Clinical Manifestations

The symptoms caused by hypoglycemia can be divided into the following categories: (1) neurogenic (autonomic) symptoms attributable to the sympathoadrenal and parasympathetic discharge triggered by a falling plasma glucose level and (2) neuroglycopenic symptoms attributable to cerebral dysfunction caused by glucose deprivation. Neurogenic manifestations include tachycardia, palpitations, anxiety, tremor, sweating, and hunger.

The magnitude of the sympathoadrenal and parasympathetic response to decrements in plasma glucose is inversely related to the glucose nadir, so the lower the plasma glucose concentration, the more intense the neurogenic symptoms. However, the neuroendocrine response is not altered by the rate of plasma glucose decline. Awareness of hypoglycemia is largely due to recognition of neurogenic symptoms.

Neuroglycopenic manifestations range from subtle mental impairment to coma and death. Symptoms may include lethargy, drowsiness, faintness, confusion, blurred vision, difficulty speaking, abnormal behavior, incoordination and seizures. Both hypothermia during hypoglycemia and posthypoglycemic fever have been described.

During a fall in plasma glucose level, normal individuals develop symptoms at a plasma glucose concentration of 50 to 55 mg/dl (2.8 to 3 mmol/L), below the thresholds for suppression of insulin secretion and activation of counterregulatory hormone secretion. The threshold for cerebral dysfunction that becomes evident as impaired cognition is 45 to 50 mg/dl (2.5 to 2.8 mmol/L). Thus the normal sequence of responses to a fall in plasma glucose level is (1) decreased insulin secretion, (2) increased counterregulatory hormone secretion, (3) symptoms, and (4) impaired cognition.

These glycemic thresholds are not fixed but may be altered by antecedent plasma glucose levels. Even a single episode of hypoglycemia shifts the glycemic thresholds for counterregulatory hormone secretion and hypoglycemic symptoms to a lower value.

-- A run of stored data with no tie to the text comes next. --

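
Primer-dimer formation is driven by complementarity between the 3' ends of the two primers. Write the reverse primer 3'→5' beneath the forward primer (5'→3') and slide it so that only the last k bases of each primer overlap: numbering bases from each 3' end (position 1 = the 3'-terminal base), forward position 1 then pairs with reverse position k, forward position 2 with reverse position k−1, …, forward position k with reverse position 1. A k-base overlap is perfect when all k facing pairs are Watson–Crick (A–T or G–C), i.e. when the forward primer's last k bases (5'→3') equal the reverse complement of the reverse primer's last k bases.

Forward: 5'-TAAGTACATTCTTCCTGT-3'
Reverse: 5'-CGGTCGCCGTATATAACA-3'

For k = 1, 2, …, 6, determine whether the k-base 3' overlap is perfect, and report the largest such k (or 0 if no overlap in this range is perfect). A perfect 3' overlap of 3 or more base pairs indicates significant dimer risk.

Longest perfect overlap: 3 complementary base pairs; significant dimer risk (threshold 3).

Last 6 bases (5'→3') — forward …TCCTGT, reverse …ATAACA.
Reverse complement of the reverse primer's last 6 bases: TGTTAT; its first k bases are the reverse complement of the reverse primer's last k bases, so a perfect k-base overlap needs the forward primer's last k bases to equal them.
Comparing (forward last k vs required): k=1: T vs T ✓; k=2: GT vs TG ✗; k=3: TGT vs TGT ✓; k=4: CTGT vs TGTT ✗; k=5: CCTGT vs TGTTA ✗; k=6: TCCTGT vs TGTTAT ✗.
Perfect overlaps at k = 1, 3; the largest is 3.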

This phenomenon accounts for the occurrence of hypoglycemia with only minor symptoms in some patients with fasting hypoglycemia. Although cognitive dysfunction generally correlates with the degree of hypoglycemia, some patients tolerate low plasma glucose concentrations relatively well. The mechanism by which hypoglycemia alters glycemic thresholds appears to involve increased transport of glucose across the blood-brain barrier.

Hypoglycemic symptoms typically clear rapidly after the plasma glucose concentration is restored to normal. More gradual clearing of neuroglycopenic symptoms over hours, or even days, sometimes follows profound hypoglycemia. Prolonged, severe hypoglycemia can cause permanent cerebral damage.